In the source mesh, you can configure a ServiceEntry and DestinationRule to direct traffic to the target mesh with mTLS:

yaml
apiVersion: networking.istio.io/v1
kind: ServiceEntry
metadata:
  name: external-httpbin
spec:
  hosts:
    - "httpbin.example-target.com"
  ports:
    - number: 80
      name: http
      protocol: HTTP
      targetPort: 443
  resolution: DNS
  location: MESH_EXTERNAL
---
apiVersion: networking.istio.io/v1
kind: DestinationRule
metadata:
  name: external-httpbin-mtls
spec:
  host: "httpbin.example-target.com"
  trafficPolicy:
    tls:
      mode: ISTIO_MUTUAL

Migration Considerations ​

Changing the trust domain is a sensitive operation.

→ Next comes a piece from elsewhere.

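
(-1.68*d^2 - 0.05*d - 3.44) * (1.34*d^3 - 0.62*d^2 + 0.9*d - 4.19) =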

Once you update it, existing workloads may fail authentication until they receive new certificates. The default cluster.local value is treated as a special case that is compatible with custom trust domains. This means that setting the trust domain from cluster.local to a new, custom value doesn't cause authentication failures for existing workloads until they are restarted and receive new certificates with the updated trust domain. With that said, it is still recommended to plan the change carefully and perform it during a maintenance window to minimize disruption. For a detailed migration guide, follow the Istio trust domain migration guidance to plan and execute the change with minimal disruption.